Sin nombre como otros tan­tos pobladores de nuestras calles. Deshumanizados en sombras hurgando basura­les. Aquel sueño soporífero no le hizo percatarse que a las 2:10 de la madrugada el corcel de la muerte empezó a rondarle. Plateado como la luna de un mal presagio, un auto pasó lentamente a su lado, como auscultando las miserias nocturnas con ojos fulminantes.

Pero Lorenzo estaba lejos. Había encontrado su nom­bre y corría por el camino de tierra y el aire le explo­taba en el pecho, y sentía el cansancio de sus pies des­calzos y reía. Y su risa de niño era sol y viento desa­fiando al mundo y a todas sus injusticias. Los ojos negros, la piel de barro y su raza mby’a ancestral dete­nida en el tiempo.

Son las 2:17 y Lorenzo ignora que de nuevo lo está rondando el cuervo asesino. Esta vez su paso es aún más lento y macabro. Lo observa a él y lo observa todo: mide los posibles riesgos. Las posibles fallas que lo dela­ten, cerciorándose en su cobardía de quedar impune.

Lorenzo no lo siente. Ahora está ciego de pasión y aprieta las piernas de su compañera mientras la va descubriendo en medio del bosque. Es sudor y vida. Latido profundo, ino­cencia perdida. Juventud vibrante. El sueño lejano a esa calle vacía viaja en el tiempo y suspira de dicha. Un leve ardor lo estremece. De pronto irrumpe la voz de su madre.

– ¡Lorenzo!, le advierte.

Lorenzo no escucha. Quiere ciudad y aventura. Quiere lar­garse. Se sube al bus y se mar­cha. Se va muy lejos, y muy pronto será para siempre.

– ¡Lorenzo! Un último aviso y un golpe estalla en su pecho y Lorenzo siente el ardor y la falta de aire. ¿Qué hice? ¿Qué pasa? ¡Soy inocente! Mil preguntas se deslizan en el susto por su mente.
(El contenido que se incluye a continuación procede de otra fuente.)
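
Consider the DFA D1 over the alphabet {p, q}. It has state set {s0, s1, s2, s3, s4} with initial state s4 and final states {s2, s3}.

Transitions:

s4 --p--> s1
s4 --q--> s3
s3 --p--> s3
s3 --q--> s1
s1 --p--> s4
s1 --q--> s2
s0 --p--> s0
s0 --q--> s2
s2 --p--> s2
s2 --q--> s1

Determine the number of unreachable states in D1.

BFS from s4 reaches {s1, s2, s3, s4}; the 1 state(s) s0 are never visited.

1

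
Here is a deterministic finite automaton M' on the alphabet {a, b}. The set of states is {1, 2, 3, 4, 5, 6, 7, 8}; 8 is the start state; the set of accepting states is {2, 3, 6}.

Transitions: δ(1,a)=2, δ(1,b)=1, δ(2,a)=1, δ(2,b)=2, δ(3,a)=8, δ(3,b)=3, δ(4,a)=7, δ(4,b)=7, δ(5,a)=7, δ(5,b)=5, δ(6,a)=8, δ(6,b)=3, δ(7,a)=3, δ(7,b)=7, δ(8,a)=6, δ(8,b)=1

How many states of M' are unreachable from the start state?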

Intenta moverse y se retuerce confundido mien­tras cae al pavimento y mira el cielo oscurecido por la ciudad y sus luces.

Son las 2:46 de la mañana y la muerte ha disparado a que­marropa sin más razón que el odio desde ese coche, sin más placa que la cobardía que res­guardada en la impunidad de un sistema indiferente se pierde rauda en la oscuridad de la noche. En un silencio insondable se instalan todas las preguntas.
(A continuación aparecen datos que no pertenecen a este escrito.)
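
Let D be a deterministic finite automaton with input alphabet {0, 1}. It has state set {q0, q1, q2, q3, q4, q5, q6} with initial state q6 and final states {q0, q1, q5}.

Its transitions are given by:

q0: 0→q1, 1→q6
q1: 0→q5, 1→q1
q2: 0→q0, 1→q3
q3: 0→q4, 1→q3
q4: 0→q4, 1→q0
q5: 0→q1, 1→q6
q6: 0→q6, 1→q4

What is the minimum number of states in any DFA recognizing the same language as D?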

Las respuestas son medio­cres, como siempre.

Lorenzo Silva Arce, indí­gena, tenía 29 años y 7 días cuando desde un auto lo mataron mientras dormía. Murió en el anonimato, hasta que pudieron iden­tificarlo. No tenía antece­dentes. Su foja era limpia. Su muerte fue considerada un crimen de odio. (Un colec­tivo ciudadano ha abrazado la causa y en Facebook se llama Somos La Familia de Lorenzo. Hasta que empezó la cuarentena, se reunían en aquella fatídica parada de bus y en su nombre –y el de otros tantos– pedían memo­ria y Justicia). Su caso aún sigue impune.

En esta semana que el mundo se convulsiona con­tra el racismo, es esencial recordar que en el Paraguay la ley que penaliza la dis­criminación todavía nunca pudo aprobarse.